First stop of the Saturday: Hokokuji, a Buddhist temple famous for its bamboo garden. All 18 students and our 3 helpful staff coordinators burst in upon the small building's grounds, which apart from the few moss-covered structures didn't seem to hold much. I refrained from paying the extra fee for green tea in the garden, but as soon as I'd entered the actual bamboo forest I realized that my critical judgment was made too soon. The stalks towered three stories above the small walkway, putting each of us back in our small place, and the tea house offered a lovely view of an almost invisibly sculpted garden. A small waterfall trickled away in the background as the others and I sat quietly, enthralled by the midmorning peacefulness.
Quite in line with the foundational Buddhist doctrine of impermanence, we were soon shepherded off to the next destination: the Hachiman-gu shrine. It's named after the guardian deity of the Minamoto clan, which ruled the country from here (imagine the Greeks from the Trojan War or the North in the Civil War, as the historical reality is between those two struggles). In contrast to the tranquility of the temples, this place is paved with concrete and designed to lead its throngs of visitors to the altar for customary good-luck prayers and charm souvenirs--not very picture-worthy or enjoyable for me.

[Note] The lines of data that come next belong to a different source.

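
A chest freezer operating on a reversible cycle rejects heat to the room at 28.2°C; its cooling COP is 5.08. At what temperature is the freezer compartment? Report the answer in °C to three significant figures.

For a Carnot refrigerator COP_R = T_C/(T_H − T_C), so T_C = COP·T_H/(1 + COP).
With T_H = 301.35 K, T_C = 5.08 × 301.35/6.080 = 251.79 K.
Converting, 251.79 K = -21.36°C.

-21.4 °C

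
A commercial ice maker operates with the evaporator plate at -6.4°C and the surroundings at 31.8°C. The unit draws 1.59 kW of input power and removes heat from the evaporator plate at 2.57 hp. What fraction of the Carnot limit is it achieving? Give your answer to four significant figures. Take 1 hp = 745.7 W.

0.1726

Converting, Q̇_C = 2.570 hp = 1.916 kW, so COP_actual = Q̇_C/Ẇ = 1.916/1.590 = 1.205.
In absolute terms T_C = 266.75 K and T_H = 304.95 K, so ΔT = 38.20 K.
COP_Carnot = T_C/ΔT = 266.75/38.20 = 6.983.
η_II = COP_actual/COP_Carnot = 1.205/6.983 = 0.1726.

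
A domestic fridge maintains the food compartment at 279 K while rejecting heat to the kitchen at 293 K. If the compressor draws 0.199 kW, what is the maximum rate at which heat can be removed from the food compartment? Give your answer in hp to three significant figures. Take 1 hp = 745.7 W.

5.32 hp

The reservoir spacing is ΔT = 293 − 279 = 14.00 K.
COP_Carnot = T_C/ΔT = 279.00/14.00 = 19.93.
Q̇_max = COP_Carnot × Ẇ = 19.93 × 0.1990 kW = 3.966 kW = 5.318 hp.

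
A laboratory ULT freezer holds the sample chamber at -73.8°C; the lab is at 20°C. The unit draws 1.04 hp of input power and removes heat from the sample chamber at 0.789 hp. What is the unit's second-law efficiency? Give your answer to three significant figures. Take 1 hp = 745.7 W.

0.357

COP_actual = Q̇_C/Ẇ = 0.7890/1.040 = 0.7587.
In absolute terms T_C = 199.35 K and T_H = 293.15 K, so ΔT = 93.80 K.
COP_Carnot = T_C/ΔT = 199.35/93.80 = 2.125.
η_II = COP_actual/COP_Carnot = 0.7587/2.125 = 0.3570.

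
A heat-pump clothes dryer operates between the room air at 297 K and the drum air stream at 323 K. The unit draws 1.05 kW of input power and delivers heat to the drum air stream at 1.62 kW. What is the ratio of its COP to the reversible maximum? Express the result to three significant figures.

0.124

COP_actual = Q̇_H/Ẇ = 1.620/1.050 = 1.543.
The reservoir spacing is ΔT = 323 − 297 = 26.00 K.
COP_Carnot = T_H/ΔT = 323.00/26.00 = 12.42.
η_II = COP_actual/COP_Carnot = 1.543/12.42 = 0.1242.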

I had to chuckle when I saw this, though. Where else but Japan could you find a fortune-telling vending machine?
Later we went to the Daibutsu itself. I had seen pictures of the statue from a distance and was expecting to be underwhelmed, but I was again wrong. The colossal bronze figure was larger and more artistically serene in person, and despite the crowds it was easy to appreciate the sculpture's beauty. A lone pilgrim walked around the figure, chanting "Amida Buuuuuddha" with every step, and reminded me that this was not merely art or even a cultural symbol but a spiritual reality for many people there.
This brings out a fundamental paradox in my studies: I follow Jesus alone yet study life patterns from an anthropological, relativistic perspective. This doesn't mean I am intimidated by the idolatry in these temples--their only reality is in the reactions of those who view them--but when there is no art to distract my mind, the depressing fact of false worship is all that's left. As a side note, I wonder whether I will ever be able to glimpse Japanese attitudes towards religion aside from the standard lines: "Japanese only follow rituals," "A Japanese person is someone who visits a temple at New Year's," etc. From the little I know, most people under 40 apparently believe in the shrines as much as I do.
There's little else interesting to share about the trip, but walking around much of the day (even without the characteristic humidity, thankfully) was pretty tiring, so I broke out my snack: a debeaked and dried cuttlefish. It was quite salty and therefore tasty, but there's a reason why the package has the word "chew" written five times on the front!